Well, it turns out that deleted columns are not actually removed from disk:
The DROP COLUMN form does not physically remove the column, but simply makes it invisible to SQL operations. Subsequent insert and update operations in the table will store a null value for the column.
Which, upon a moment’s reflection, makes sense. If the column was completely removed, every single tuple written to disk for that table would need to be rewritten. For large tables this is not a viable option, and thus the process of ignoring the deleted columns in subsequent operations and inserting null values for newly created rows is the best alternative, at least from a performance standpoint.

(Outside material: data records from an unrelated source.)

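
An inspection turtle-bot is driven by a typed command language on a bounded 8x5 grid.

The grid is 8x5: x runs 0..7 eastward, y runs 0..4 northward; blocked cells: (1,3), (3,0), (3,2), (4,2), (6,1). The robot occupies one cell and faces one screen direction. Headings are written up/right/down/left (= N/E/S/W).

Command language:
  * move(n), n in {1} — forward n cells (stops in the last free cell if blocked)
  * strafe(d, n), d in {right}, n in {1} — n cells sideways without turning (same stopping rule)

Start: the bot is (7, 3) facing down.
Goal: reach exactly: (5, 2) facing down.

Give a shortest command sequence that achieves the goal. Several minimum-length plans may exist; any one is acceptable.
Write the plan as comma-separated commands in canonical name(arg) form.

strafe(right, 1), strafe(right, 1), move(1)

from: (7, 3) facing down
[1] after strafe(right, 1): (6, 3) facing down
[2] after strafe(right, 1): (5, 3) facing down
[3] after move(1): (5, 2) facing down
shorter routes all fall short; 3 is best.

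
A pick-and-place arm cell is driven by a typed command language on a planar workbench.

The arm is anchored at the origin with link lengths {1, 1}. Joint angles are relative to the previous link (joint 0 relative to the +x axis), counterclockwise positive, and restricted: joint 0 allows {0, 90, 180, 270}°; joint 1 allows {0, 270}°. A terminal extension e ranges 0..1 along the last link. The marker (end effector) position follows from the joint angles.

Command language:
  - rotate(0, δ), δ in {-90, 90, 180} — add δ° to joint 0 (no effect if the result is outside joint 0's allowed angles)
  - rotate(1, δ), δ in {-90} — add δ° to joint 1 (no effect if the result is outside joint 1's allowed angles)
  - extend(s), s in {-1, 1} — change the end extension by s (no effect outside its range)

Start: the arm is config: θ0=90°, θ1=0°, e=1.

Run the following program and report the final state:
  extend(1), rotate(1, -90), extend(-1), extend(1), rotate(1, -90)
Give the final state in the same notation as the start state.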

And so, we find out how I arrived at my aforementioned frustrating but interesting situation: it seems that I had run this particular test suite a few hundred times in the past couple of weeks (without recreating the database), and finally hit the 1600 column limit via the series of additions and deletions that the suite performs.
While this was odd, it wasn’t the strangest error I’ve ever run into. I’ll save that story for a later post, but I will leave you with this gem that Dan Kaminsky pointed out on Twitter as response to my discovery of the PostgreSQL table column limit:
Clearly the developers of PowerPoint decided to store the number of slides in a
uint16, which seems very reasonable; they had to pick something, and a
uint8 would “only” allow 255 slides.
My heart goes out to the poor soul(s) who discovered what the PowerPoint upper limit on slides was, sans source code.